Une cellule photovoltaïque ne peut pas produire une TENSION
supérieure à environ 0,5 Volt, quelle que soit sa
surface. Pour obtenir des niveaux de tension plus élevés,
il faut relier les cellules individuelles EN SERIE pour que leurs
valeurs s'additionnent. Le graphe ci-contre montre les caractéristiques
courant tension de 33 panneaux solaires en série. La tension
maximale disponible d'une cellule est de 22V soit 0.67V par cellule.
Les cercles sur les courbes indiquent les points de puissance
maximale disponible. Ainsi, quelque soit l'ensoleillement, la puissance
maximale est pour une tension de 17.5V. Il est donc intéressant
de maintenir une tension constante aux bornes des panneaux
 |
.
|
L'énergie produite peut être utilisée ou stockée.
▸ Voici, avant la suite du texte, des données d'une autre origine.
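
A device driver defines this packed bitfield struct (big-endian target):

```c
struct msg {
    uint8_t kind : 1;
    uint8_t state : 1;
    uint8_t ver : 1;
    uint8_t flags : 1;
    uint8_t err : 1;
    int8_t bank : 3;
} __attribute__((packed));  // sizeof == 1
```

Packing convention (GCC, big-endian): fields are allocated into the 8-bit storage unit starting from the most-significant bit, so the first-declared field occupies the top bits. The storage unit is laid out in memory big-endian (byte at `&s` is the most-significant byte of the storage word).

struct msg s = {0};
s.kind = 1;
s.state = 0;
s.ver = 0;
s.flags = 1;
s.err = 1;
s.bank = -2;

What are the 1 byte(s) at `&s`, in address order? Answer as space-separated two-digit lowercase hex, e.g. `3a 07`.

9e

kind (1b) val=1 bits=0x1 at bit 7: 0x80
state (1b) val=0 bits=0x0 at bit 6: 0x80
ver (1b) val=0 bits=0x0 at bit 5: 0x80
flags (1b) val=1 bits=0x1 at bit 4: 0x90
err (1b) val=1 bits=0x1 at bit 3: 0x98
bank (3b) val=-2 bits=0x6 at bit 0: 0x9e
word = 0x9e → big-endian bytes:
  [0]=0x9e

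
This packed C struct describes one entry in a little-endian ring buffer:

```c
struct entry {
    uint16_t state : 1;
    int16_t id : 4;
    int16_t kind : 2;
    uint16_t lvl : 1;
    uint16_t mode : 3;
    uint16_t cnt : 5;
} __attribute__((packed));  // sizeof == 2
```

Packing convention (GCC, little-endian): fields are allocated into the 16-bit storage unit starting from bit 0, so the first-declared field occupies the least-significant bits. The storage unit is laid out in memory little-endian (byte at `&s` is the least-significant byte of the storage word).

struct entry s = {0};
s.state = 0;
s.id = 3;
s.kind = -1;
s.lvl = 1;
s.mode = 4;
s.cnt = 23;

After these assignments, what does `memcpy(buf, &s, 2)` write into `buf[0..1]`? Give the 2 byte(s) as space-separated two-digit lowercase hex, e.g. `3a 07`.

state:1 = 0 → 0x0 << 0 → word 0x0000
id:4 = 3 → 0x3 << 1 → word 0x0006
kind:2 = -1 → 0x3 << 5 → word 0x0066
lvl:1 = 1 → 0x1 << 7 → word 0x00e6
mode:3 = 4 → 0x4 << 8 → word 0x04e6
cnt:5 = 23 → 0x17 << 11 → word 0xbce6
word = 0xbce6 → little-endian bytes:
  [0]=0xe6  [1]=0xbc

e6 bc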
Dans le cas d'une application au pompage, l'énergie est utilisée
pour relever l'eau dans un réservoir qui sert de stockage
d'énergie hydraulique. Le stockage hydraulique est très intéressant
car il permet de s'affranchir d'un stockage de l'énergie
électrique. En effet, les batteries ont une durée
de vie limitée (6 ans à comparer aux 30 ans des panneaux)
et sont polluantes.
Architecture du système
L'architecture d'un exemple de système photovoltaïque
est donnée ci dessous.

La chaîne d'énergie est composée:
- de panneaux solaires: ils fournissent de l'énergie électrique
continue en fonction de l'ensoleillement. Leur rendement est de
15%
- un onduleur: Il transforme la tension électrique d'entrée
en une tension de sortie de 230V et 50 Hz. Le rendement de l'onduleur
est de l'ordre de 90%.
- un moteur asynchrone: Il convertit l'énergie électrique
en une énergie mécanique nécessaire à l'entraînement
de la pompe. Son rendement est de l'ordre de 90%
- une pompe centrifuge: Elle transforme de l'énergie mécanique
en énergie potentielle hydraulique. Son rendement est de
l'ordre de 60%
L'eau relevée peut être stockée dans des réservoirs.
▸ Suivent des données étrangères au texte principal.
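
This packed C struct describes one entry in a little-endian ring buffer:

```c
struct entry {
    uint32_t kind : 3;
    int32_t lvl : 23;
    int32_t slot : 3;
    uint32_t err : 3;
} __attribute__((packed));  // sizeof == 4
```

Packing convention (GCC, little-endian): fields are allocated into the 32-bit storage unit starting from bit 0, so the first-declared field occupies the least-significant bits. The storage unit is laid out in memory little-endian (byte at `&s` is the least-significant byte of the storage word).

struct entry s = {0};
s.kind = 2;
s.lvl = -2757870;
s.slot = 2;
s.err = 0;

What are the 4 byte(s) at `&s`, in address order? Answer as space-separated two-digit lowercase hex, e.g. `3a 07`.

kind (3b) val=2 bits=0x2 at bit 0: 0x00000002
lvl (23b) val=-2757870 bits=0x55eb12 at bit 3: 0x02af5892
slot (3b) val=2 bits=0x2 at bit 26: 0x0aaf5892
err (3b) val=0 bits=0x0 at bit 29: 0x0aaf5892
word = 0x0aaf5892 → little-endian bytes:
  [0]=0x92  [1]=0x58  [2]=0xaf  [3]=0x0a

92 58 af 0a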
La chaîne d'information est composée:
- d'un boîtier de commande généralement muni
d'un microprocesseur permettant de gérer la commande de
l'onduleur afin de maintenir une tension constante aux bornes
des panneaux solaires. Des boîtiers de commande permettent
de gérer la distribution de l'énergie vers plusieurs
appareils. Il est également possible de raccorder des boîtiers
à des ordinateurs via une connexion RS232.